About Yoga Nidra

Yoga Nidra is a guided journey of self-healing, visualisation and deep relaxation. After some preliminary stretching and breathwork, participants lie on their back in the yogic relaxation posture shavasana, and journey into the twilight zone between the waking and sleeping states. During the various stages of the practice, participants are guided deeper and deeper into the yoga nidra trance, where healing and the experience of high states of consciousness occur effortlessly.
 
Yoga Nidra is an excellent way to develop Pratyahara, the practice of turning the senses inward as a foundation for deeper meditative states.

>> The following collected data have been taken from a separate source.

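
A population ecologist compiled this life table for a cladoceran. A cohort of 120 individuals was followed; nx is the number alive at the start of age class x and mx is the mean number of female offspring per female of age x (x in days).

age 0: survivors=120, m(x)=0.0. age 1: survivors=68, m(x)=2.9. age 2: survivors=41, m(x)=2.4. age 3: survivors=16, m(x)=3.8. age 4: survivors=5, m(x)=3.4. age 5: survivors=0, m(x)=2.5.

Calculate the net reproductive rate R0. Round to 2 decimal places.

lx = nx/n0 = nx/120: 1, 0.56667…, 0.34167…, 0.13333…, 0.04167…, 0
lx·mx by age: 0, 1.643333…, 0.82…, 0.506667…, 0.141667…, 0
R0 = Σ lx·mx = 3.111667… → 3.11

3.11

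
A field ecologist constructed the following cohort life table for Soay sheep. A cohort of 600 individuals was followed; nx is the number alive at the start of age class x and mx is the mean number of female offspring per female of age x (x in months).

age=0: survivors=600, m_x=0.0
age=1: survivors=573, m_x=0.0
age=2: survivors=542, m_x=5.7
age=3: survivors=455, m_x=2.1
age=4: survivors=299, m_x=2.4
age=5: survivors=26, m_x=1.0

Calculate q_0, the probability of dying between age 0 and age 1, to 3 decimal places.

0.045

lx = nx/n0 = nx/600: 1, 0.955, 0.90333…, 0.75833…, 0.49833…, 0.04333…
q_0 = (l_0 − l_1) / l_0 = (1 − 0.955) / 1
     = 0.045 / 1 = 0.045 → 0.045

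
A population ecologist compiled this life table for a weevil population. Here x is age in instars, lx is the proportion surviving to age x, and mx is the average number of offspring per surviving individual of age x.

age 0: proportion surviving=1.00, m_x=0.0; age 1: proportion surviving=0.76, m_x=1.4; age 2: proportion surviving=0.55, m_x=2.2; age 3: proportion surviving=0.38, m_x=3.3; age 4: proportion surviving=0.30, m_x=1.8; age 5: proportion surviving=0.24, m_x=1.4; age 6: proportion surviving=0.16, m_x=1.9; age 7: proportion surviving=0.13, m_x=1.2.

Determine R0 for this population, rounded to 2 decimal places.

lx·mx by age: 0, 1.064, 1.21, 1.254, 0.54, 0.336, 0.304, 0.156
R0 = Σ lx·mx = 4.864 → 4.86

4.86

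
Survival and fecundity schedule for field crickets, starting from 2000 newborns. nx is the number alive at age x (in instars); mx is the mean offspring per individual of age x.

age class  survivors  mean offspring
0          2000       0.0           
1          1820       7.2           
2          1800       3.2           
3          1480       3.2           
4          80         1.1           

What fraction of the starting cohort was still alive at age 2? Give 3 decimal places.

0.900

l_2 = n_2/n_0 = 1800/2000 = 0.9 → 0.900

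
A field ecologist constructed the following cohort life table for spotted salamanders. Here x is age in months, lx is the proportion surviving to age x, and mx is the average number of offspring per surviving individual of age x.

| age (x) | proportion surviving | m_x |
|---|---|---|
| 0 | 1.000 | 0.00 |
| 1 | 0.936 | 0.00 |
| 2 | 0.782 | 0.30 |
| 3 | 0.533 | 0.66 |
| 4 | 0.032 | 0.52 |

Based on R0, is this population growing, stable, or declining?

declining

R0 = Σ lx·mx = 0 + 0 + 0.2346 + 0.35178 + 0.01664 = 0.60302
R0 < 1, so the population is declining.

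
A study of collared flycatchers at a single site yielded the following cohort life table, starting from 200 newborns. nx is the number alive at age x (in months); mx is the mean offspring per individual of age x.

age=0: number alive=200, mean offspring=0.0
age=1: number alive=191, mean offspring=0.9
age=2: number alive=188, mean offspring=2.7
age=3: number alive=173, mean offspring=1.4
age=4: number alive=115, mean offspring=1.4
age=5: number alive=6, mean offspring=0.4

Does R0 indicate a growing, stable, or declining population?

growing

lx = nx/n0 = nx/200: 1, 0.955, 0.94, 0.865, 0.575, 0.03
R0 = Σ lx·mx = 0 + 0.8595 + 2.538 + 1.211 + 0.805 + 0.012 = 5.4255
R0 > 1, so the population is growing.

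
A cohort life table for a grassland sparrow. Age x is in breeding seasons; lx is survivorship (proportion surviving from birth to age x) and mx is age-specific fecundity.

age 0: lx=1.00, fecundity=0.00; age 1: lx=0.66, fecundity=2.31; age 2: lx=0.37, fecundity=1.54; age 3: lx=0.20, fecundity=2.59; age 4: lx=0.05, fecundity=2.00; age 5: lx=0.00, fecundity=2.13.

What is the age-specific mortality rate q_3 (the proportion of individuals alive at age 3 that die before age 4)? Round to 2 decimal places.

0.75

q_3 = (l_3 − l_4) / l_3 = (0.2 − 0.05) / 0.2
     = 0.15 / 0.2 = 0.75 → 0.75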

The various stages of Yoga Nidra purify the subconscious mind, open the third eye chakra, cultivate the witness state and aid in the smooth flow of prana (vital energy) around the body and into parts of the being that may have become cut off from it.
 
Yoga of sleep
This powerful Tantric practice dates back to ancient India, but has been re-popularised in recent years by Swami Satyananda, founder of the Bihar School of Yoga. Since its re-emergence on the contemporary yoga scene, various teachers have added their own particular slant to the practice, and these days the term Yoga Nidra is used to describe a wide variety of relaxation, visualisation and self healing techniques, some of which bear little resemblance to the original practice or to Satyananda’s version.
 
My own approach is to keep to the essential structure of the original practice whilst adapting it and adding to it in ways that enhance its effectiveness and relevance to modern life in the West. Over the years, I have added my own innovations that have been inspired by psychotherapeutic techniques and Polarity Therapy, amongst others.
 
I believe Yoga Nidra to be a real gift of a practice, one that soothes, heals and inspires, purifying and harmonising our consciousness in ways that are of great benefit for both our spiritual and everyday life.